The current run ID is identical to the run ID that an MSIF transfer service last recorded for the database

This indicates that the SIPN did not begin a new run for this database. If a completed scenario for this run has an SnF input time that is:

Earlier than the last replication time, the corresponding request or file was safely stored in the receiver's SnF queue. The MSIF transfer service changes the condition of the completed scenario to finished.
Later than the last replication time, the MSIF transfer service cannot be sure whether the corresponding request or file was safely stored. It assigns the scenario the condition waitForReplication and retains the corresponding message payload or file. The scenario retains this condition until the MSIF transfer service receives a response for a subsequent scenario that uses the same SnF database and that contains a last replication time that is later than the SnF input time of the completed scenario. After the MSIF transfer service receives such a response, it changes the condition of the completed scenario to finished.

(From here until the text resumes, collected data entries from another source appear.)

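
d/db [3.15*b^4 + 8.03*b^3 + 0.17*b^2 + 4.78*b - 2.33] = 12.6*b^3 + 24.09*b^2 + 0.34*b + 4.78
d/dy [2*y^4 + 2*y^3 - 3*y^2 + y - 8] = 8*y^3 + 6*y^2 - 6*y + 1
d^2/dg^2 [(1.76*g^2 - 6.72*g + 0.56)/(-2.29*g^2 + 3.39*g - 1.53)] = (43.154592*g^3 + 19.3788959999999*g^2 - 115.185168*g + 52.522272)/(12.008989*g^6 - 53.332497*g^5 + 103.021146*g^4 - 110.223477*g^3 + 68.830722*g^2 - 23.806953*g + 3.581577)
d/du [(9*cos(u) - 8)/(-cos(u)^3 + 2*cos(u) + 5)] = 4*(-220*sin(u) - 18*sin(2*u) + 24*sin(3*u) - 9*sin(4*u))/(5*cos(u) - cos(3*u) + 20)^2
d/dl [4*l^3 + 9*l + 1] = 12*l^2 + 9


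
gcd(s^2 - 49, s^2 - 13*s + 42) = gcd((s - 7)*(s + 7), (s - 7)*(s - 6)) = s - 7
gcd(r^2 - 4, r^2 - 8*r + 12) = r - 2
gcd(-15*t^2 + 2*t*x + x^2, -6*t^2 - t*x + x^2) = -3*t + x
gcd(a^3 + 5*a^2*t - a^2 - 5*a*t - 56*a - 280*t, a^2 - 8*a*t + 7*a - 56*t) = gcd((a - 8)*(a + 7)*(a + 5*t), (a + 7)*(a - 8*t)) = a + 7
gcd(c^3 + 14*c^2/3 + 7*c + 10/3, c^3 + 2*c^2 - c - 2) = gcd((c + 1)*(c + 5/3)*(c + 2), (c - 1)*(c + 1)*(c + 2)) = c^2 + 3*c + 2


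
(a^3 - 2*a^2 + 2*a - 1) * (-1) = -a^3 + 2*a^2 - 2*a + 1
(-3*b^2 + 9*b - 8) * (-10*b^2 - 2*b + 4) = 30*b^4 - 84*b^3 + 50*b^2 + 52*b - 32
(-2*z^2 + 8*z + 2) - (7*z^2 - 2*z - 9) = -9*z^2 + 10*z + 11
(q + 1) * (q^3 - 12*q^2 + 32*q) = q^4 - 11*q^3 + 20*q^2 + 32*q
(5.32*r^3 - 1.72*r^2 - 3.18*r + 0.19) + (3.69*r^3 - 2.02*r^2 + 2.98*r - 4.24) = 9.01*r^3 - 3.74*r^2 - 0.2*r - 4.05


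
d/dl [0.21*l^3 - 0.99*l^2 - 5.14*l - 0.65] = 0.63*l^2 - 1.98*l - 5.14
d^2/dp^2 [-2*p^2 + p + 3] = -4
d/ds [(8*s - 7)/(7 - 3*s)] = 35/(3*s - 7)^2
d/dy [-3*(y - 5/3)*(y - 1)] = 8 - 6*y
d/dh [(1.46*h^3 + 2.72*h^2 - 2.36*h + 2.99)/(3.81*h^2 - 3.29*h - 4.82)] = (5.5626*h^4 - 9.6068*h^3 - 21.0688*h^2 - 49.0046*h + 21.2123)/(14.5161*h^4 - 25.0698*h^3 - 25.9043*h^2 + 31.7156*h + 23.2324)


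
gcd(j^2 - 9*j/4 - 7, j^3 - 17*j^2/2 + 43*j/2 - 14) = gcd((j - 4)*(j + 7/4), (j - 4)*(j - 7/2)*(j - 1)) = j - 4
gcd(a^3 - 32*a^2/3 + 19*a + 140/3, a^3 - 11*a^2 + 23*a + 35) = a^2 - 12*a + 35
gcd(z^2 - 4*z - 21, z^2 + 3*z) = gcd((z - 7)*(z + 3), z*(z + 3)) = z + 3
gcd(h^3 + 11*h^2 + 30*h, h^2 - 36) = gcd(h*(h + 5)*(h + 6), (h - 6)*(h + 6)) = h + 6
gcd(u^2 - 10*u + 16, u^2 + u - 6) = u - 2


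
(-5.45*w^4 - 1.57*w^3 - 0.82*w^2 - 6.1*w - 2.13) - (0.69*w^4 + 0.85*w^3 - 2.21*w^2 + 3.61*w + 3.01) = -6.14*w^4 - 2.42*w^3 + 1.39*w^2 - 9.71*w - 5.14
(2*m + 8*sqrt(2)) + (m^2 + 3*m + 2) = m^2 + 5*m + 2 + 8*sqrt(2)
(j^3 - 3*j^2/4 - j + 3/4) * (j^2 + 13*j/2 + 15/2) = j^5 + 23*j^4/4 + 13*j^3/8 - 91*j^2/8 - 21*j/8 + 45/8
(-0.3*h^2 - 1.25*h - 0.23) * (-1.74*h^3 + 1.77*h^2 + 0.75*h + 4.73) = 0.522*h^5 + 1.644*h^4 - 2.0373*h^3 - 2.7636*h^2 - 6.085*h - 1.0879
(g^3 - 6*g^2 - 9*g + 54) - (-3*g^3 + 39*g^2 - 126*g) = 4*g^3 - 45*g^2 + 117*g + 54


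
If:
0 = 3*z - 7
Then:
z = 7/3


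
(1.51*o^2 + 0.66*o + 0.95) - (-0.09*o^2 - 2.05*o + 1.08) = 1.6*o^2 + 2.71*o - 0.13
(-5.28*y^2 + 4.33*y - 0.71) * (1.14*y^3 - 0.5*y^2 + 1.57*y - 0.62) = -6.0192*y^5 + 7.5762*y^4 - 11.264*y^3 + 10.4267*y^2 - 3.7993*y + 0.4402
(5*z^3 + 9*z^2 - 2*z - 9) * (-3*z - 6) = -15*z^4 - 57*z^3 - 48*z^2 + 39*z + 54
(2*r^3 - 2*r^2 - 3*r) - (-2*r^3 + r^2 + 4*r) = 4*r^3 - 3*r^2 - 7*r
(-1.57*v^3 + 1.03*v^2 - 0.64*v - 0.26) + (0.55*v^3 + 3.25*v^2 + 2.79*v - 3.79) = -1.02*v^3 + 4.28*v^2 + 2.15*v - 4.05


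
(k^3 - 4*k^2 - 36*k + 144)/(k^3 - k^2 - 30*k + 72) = (k - 6)/(k - 3)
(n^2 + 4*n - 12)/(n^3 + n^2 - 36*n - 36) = (n - 2)/(n^2 - 5*n - 6)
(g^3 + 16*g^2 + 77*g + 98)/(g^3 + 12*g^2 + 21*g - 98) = (g + 2)/(g - 2)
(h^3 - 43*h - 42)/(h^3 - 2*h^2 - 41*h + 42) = (h + 1)/(h - 1)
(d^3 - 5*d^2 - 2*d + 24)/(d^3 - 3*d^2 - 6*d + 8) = (d - 3)/(d - 1)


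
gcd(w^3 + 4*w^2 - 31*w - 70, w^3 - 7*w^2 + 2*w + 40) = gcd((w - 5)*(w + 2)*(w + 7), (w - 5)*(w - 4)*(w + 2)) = w^2 - 3*w - 10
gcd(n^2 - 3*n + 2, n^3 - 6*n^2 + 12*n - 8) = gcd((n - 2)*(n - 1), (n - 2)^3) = n - 2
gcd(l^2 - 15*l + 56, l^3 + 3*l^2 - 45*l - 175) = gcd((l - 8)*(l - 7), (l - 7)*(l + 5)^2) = l - 7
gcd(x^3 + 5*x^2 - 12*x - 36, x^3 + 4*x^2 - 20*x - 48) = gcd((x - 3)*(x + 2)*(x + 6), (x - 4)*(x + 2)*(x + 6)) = x^2 + 8*x + 12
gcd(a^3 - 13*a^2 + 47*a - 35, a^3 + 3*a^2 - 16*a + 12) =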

Note: The MSIF transfer service is not notified of the current last replication time until it or another MSIF transfer service receives a response for a subsequent transfer. For this reason, a scenario might retain the condition waitForReplication long after the replication of the SnF database has finished.

The run ID has increased since the MSIF transfer service last recorded it

This indicates that the SIPN carried out a SnF system recovery operation and began a new run for that database. When this happens:

The MSIF transfer service requests, from the SIPN, the last replication times of all of the database runs of that database. To request the last replication times, the MSIF transfer service uses the same SAG that received the response that contained the incremented run ID.
After the MSIF transfer service receives the last replication times from the SIPN, it identifies all recently terminated transfers that have an SnF input time that is later than the last replication time of its database run. The corresponding requests or files might not have been successfully stored in their SnF queues, and so must be resent with a possible duplication indicator.
The MSIF transfer service reprocesses the corresponding scenarios:
- It sets the transfer state back to Requested.
- It repeats RMA traffic filtering
- It flags the corresponding primitive as a possible duplicate.
- It re-sends the corresponding primitive. If it sends the primitive via an input channel, it uses a new input sequence number.
After the MSIF transfer service completes its reprocessing of the scenario, it sets the transfer state to Completed_Notif. If it passed a response to the sending application the first time it processed the scenario, it does not do so again.

The receiver is not directly affected by an SnF system recovery operation; however, the receiver must be able to process the resent requests and files as possible duplicates. How the MSIF transfer service processes such transfers is described in Possible duplicate handling.